This President's Day seems as good a time as any for asking the question: Which Presidents smoked cigars?
In recent years, ever since the Starr Report, it's been rarer and rarer to hear the words "President" and "cigar" in the same sentence. But cigars have always been associated, in real life and pop iconography alike, with powerful people--think of all those turn-of-the-century Thomas Nast illustrations of evil precinct bosses and wealthy landowners chewing fat cigars. More positively, think of all the well-loved Presidents--from John Adams to Teddy Roosevelt to John F. Kennedy to, well, Bill Clinton--who have been occasional or frequent cigar smokers. (Given his much-publicized battle to quit smoking, it's likely that incoming Chief Executive Barack Obama won't revive this tradition.) So this President's Day, light a cigar in honor of the many cigar-smoking Presidents (or just in honor of one or two of your favorites). It'll add a little fun to a holiday that, often as not, just amounts to a day when dishwashers go on sale--and besides, why not give yourself an excuse to smoke one more stogie?

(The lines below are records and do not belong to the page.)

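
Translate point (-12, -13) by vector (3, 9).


Translation: (x+dx, y+dy) = (-12+3, -13+9) = (-9, -4)

(-9, -4)


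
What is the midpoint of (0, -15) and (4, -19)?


Midpoint = ((0+4)/2, (-15+-19)/2) = (2, -17)

(2, -17)


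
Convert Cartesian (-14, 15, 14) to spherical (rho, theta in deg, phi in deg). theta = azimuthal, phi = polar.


rho = sqrt((-14)^2 + 15^2 + 14^2) = 24.8395
theta = atan2(15, -14) = 133.0251 deg
phi = acos(14/24.8395) = 55.6936 deg

rho = 24.8395, theta = 133.0251 deg, phi = 55.6936 deg


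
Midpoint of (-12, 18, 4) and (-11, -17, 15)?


Midpoint = ((-12+-11)/2, (18+-17)/2, (4+15)/2) = (-11.5, 0.5, 9.5)

(-11.5, 0.5, 9.5)


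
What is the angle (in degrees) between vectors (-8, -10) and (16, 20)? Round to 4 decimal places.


dot = -8*16 + -10*20 = -328
|u| = 12.8062, |v| = 25.6125
cos(angle) = -1
angle = 180 degrees

180 degrees


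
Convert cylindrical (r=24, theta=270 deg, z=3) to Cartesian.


x = 24 * cos(270) = 0
y = 24 * sin(270) = -24
z = 3

(0, -24, 3)


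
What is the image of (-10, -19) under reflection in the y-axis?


Reflection across y-axis: (x, y) -> (-x, y)
(-10, -19) -> (10, -19)

(10, -19)


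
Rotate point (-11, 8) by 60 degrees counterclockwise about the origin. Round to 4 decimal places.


x' = -11*cos(60) - 8*sin(60) = -12.4282
y' = -11*sin(60) + 8*cos(60) = -5.5263

(-12.4282, -5.5263)


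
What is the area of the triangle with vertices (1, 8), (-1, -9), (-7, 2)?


Area = |x1(y2-y3) + x2(y3-y1) + x3(y1-y2)| / 2
= |1*(-9-2) + -1*(2-8) + -7*(8--9)| / 2
= 62

62


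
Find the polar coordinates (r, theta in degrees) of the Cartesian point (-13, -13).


r = sqrt((-13)^2 + (-13)^2) = 18.3848
theta = atan2(-13, -13) = 225 degrees

r = 18.3848, theta = 225 degrees


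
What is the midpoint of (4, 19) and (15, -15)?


Midpoint = ((4+15)/2, (19+-15)/2) = (9.5, 2)

(9.5, 2)


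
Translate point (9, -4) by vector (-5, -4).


Translation: (x+dx, y+dy) = (9+-5, -4+-4) = (4, -8)

(4, -8)


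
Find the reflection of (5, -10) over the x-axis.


Reflection across x-axis: (x, y) -> (x, -y)
(5, -10) -> (5, 10)

(5, 10)


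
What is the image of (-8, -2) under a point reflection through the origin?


Reflection through origin: (x, y) -> (-x, -y)
(-8, -2) -> (8, 2)

(8, 2)


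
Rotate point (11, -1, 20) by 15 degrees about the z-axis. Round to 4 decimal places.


x' = 11*cos(15) - -1*sin(15) = 10.884
y' = 11*sin(15) + -1*cos(15) = 1.8811
z' = 20

(10.884, 1.8811, 20)


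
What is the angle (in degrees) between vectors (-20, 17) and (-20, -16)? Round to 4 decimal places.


dot = -20*-20 + 17*-16 = 128
|u| = 26.2488, |v| = 25.6125
cos(angle) = 0.1904
angle = 79.0243 degrees

79.0243 degrees


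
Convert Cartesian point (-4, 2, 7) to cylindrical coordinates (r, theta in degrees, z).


r = sqrt((-4)^2 + 2^2) = 4.4721
theta = atan2(2, -4) = 153.4349 deg
z = 7

r = 4.4721, theta = 153.4349 deg, z = 7


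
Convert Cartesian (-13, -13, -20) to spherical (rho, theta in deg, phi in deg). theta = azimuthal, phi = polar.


rho = sqrt((-13)^2 + (-13)^2 + (-20)^2) = 27.1662
theta = atan2(-13, -13) = 225 deg
phi = acos(-20/27.1662) = 137.4096 deg

rho = 27.1662, theta = 225 deg, phi = 137.4096 deg


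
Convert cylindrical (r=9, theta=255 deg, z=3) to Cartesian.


x = 9 * cos(255) = -2.3294
y = 9 * sin(255) = -8.6933
z = 3

(-2.3294, -8.6933, 3)


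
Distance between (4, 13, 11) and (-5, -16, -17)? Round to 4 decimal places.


d = sqrt((-5-4)^2 + (-16-13)^2 + (-17-11)^2) = 41.3038

41.3038


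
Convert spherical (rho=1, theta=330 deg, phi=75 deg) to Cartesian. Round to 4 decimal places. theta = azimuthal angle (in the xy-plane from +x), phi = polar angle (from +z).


x = 1 * sin(75) * cos(330) = 0.8365
y = 1 * sin(75) * sin(330) = -0.483
z = 1 * cos(75) = 0.2588

(0.8365, -0.483, 0.2588)


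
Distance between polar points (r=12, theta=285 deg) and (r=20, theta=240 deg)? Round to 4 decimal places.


d = sqrt(r1^2 + r2^2 - 2*r1*r2*cos(t2-t1))
d = sqrt(12^2 + 20^2 - 2*12*20*cos(240-285)) = 14.3035

14.3035


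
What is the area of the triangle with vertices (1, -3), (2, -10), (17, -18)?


Area = |x1(y2-y3) + x2(y3-y1) + x3(y1-y2)| / 2
= |1*(-10--18) + 2*(-18--3) + 17*(-3--10)| / 2
= 48.5

48.5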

The two Presidents who are honored by Presidents' Day--George Washington and Abraham Lincoln--may or may not have been cigar smokers, but one of them, Washington, was a major grower of tobacco and (as the movie "Dazed and Confused" reminded us) hemp. Tobacco was a major cash crop on which the Southern economy depended--indeed, Great Britain's many attempts to manipulate that success was one of the many background factors that helped lead to the American Revolution--and thus cigars played a major indirect role in the lives of two early Presidents, Washington and Thomas Jefferson, the third President and intellectual architect of that same Revolution. But nobody knows for sure whether they themselves smoked. We do know that John Adams--who hailed from, and represented the cultural peak of, the rival Northeastern faction of the new nation, and was thus Thomas Jefferson's friendly rival for most of their lives--was a cigar smoker, as was James Madison, the fourth President.
Adams's son, John Quincy Adams, served as our sixth President--and, like his father, also a smoker. His rival, and the man who unseated him in the hotly contested 1828 elections, was Andrew Jackson, a two-term President and cigar smoker. After Jackson's departure from office, the Presidency falls into the hands of pipe smokers for two terms (under Van Buren and the ill-fated, short-serving William Henry Harrison), before John Tyler, a cigar smoker, takes office in 1841. Other nineteenth-century Presidential cigar aficionados include Zachary Taylor, Andrew Johnson, and of course Ulysses S. Grant, who loved the things so much that he smoked twenty of them a day. Chester Arthur, Benjamin Harrison, and William McKinley round out the list of Presidential cigar fans of the nineteenth century.
But the real nineteenth century story, on this topic, might be Henry Clay, the wildly popular Kentucky Senator and Representative who ran for President so many times it became a sort of running gag--like Pat Buchanan during the 1990s, or Ralph Nader in the past four elections. But Clay had more credibility--and much better chances of becoming President than these two campaigners. And he was the first prominent U.S. personality to give his name to a cigar brand: Henry Clays were widely smoked throughout nineteenth-century America, attesting to the popularity both of Clay and of smoking.
During the twentieth century, unsurprisingly, Presidential smoking decreases. Warren Harding, Calvin Coolidge and Herbert Hoover probably did some damage to the tradition of Oval Office cigar smoking, as perhaps did Franklin Delano Roosevelt, a well-loved President who opted for cigarettes instead of cigars. But cigar smoking receives a Presidential boost again with John F. Kennedy--he loved Cuban cigars in particular so much that he dispatched his Secretary of State, Pierre Salinger, to buy a huge box of them the night before he signed the Cuban embargo into law. Lyndon Johnson and Richard Nixon also puffed on stogies, as did, of course, William Jefferson Clinton, who was named for Thomas Jefferson, which brings us full circle.